Epidemic exposure risk assessment in digital contact tracing: A fuzzy logic approach.

Background: Bluetooth low energy (BLE)-based contact-tracing applications were widely used during the COVID-19 pandemic. However, the use of only the received signal strength feature for proximity calculations may not be adaptable to different virus variants or scalable for other potential epidemic diseases.

Objective: This study presents a novel framework in regard to evaluating and classifying personal exposure risk that considers both contact features, which include distance and length of contact, and environment features, which include crowd size and the number of recently infected cases in the environment. The framework utilizes a fuzzy expert system that is adaptable to different virus variants.

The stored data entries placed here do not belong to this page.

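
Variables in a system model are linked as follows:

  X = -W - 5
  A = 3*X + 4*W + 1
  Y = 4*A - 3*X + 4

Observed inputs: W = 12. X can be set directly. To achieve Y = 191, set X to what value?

X = -1

Intervening on X fixes its value directly, overriding its dependence on W.
Substituting into the A equation gives A = 3*X + 49.
So Y = 9*X + 200.
Solve 9*X + 200 = 191: X = (191 - 200) / 9 = -1.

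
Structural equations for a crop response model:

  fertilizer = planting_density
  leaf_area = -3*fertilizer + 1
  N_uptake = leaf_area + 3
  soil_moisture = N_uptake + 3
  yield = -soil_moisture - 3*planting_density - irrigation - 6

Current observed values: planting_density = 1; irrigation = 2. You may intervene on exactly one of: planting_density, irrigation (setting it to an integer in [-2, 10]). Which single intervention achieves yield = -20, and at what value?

Intervening on planting_density: the paths from planting_density to yield cancel (net effect zero), leaving yield = -15; -20 is unreachable this way.
Intervening on irrigation: with other inputs at their observed values, yield = -irrigation - 13. Solving for -20 gives irrigation = 7, within [-2, 10].

set irrigation = 7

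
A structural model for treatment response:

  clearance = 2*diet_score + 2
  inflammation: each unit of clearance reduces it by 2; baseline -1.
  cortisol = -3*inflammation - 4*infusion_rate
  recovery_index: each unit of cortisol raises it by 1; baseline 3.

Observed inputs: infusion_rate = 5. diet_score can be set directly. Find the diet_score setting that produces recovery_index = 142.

Substituting into the inflammation equation gives inflammation = -4*diet_score - 5.
Substituting into the cortisol equation gives cortisol = 12*diet_score - 5.
This gives recovery_index = 12*diet_score - 2.
Solve 12*diet_score - 2 = 142: diet_score = (142 + 2) / 12 = 12.

diet_score = 12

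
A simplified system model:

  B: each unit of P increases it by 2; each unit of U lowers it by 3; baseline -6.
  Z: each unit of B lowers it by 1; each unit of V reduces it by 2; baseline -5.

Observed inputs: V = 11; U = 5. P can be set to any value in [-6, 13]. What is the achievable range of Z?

Substituting into the B equation gives B = 2*P - 21.
Z becomes -2*P - 6.
Linear in P, so extremes are at the endpoints: P = -6 gives Z = 6; P = 13 gives Z = -32.

-32 to 6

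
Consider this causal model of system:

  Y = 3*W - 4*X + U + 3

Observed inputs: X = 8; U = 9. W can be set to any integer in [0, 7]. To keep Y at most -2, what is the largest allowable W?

Substituting into the Y equation gives Y = 3*W - 20.
Require 3*W - 20 ≤ -2, so W ≤ 6.
The largest integer in [0, 7] satisfying this is 6.

W = 6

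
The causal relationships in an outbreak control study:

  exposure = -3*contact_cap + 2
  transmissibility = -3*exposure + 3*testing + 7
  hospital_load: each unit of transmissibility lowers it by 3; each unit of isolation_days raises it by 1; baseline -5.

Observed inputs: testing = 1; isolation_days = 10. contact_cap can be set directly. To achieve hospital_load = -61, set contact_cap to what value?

Substituting into the transmissibility equation gives transmissibility = 9*contact_cap + 4.
Substituting into the hospital_load equation gives hospital_load = -27*contact_cap - 7.
Solve -27*contact_cap - 7 = -61: contact_cap = (-61 + 7) / -27 = 2.

contact_cap = 2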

Methods: The proposed method was tested on two viruses with different close contact features, which used four membership functions and 256 fuzzy rule sets.

Results: The proposed framework classified personal exposure risks into four classes, which include low, medium, high, and too high risk. The empirical results showed that the fuzzy logic-based approach reduced the number of false positive cases and demonstrated better accuracy and precision than the current BLE-only approaches.

Conclusions: The proposed framework provides a more practical and adaptable method in regard to assessing exposure risks in real-world scenarios. It has the potential to be scalable and adaptable to different virus variants and other potential epidemic diseases by considering both contact and environment features. These findings may be useful in order to develop more effective digital contact-tracing applications and policies.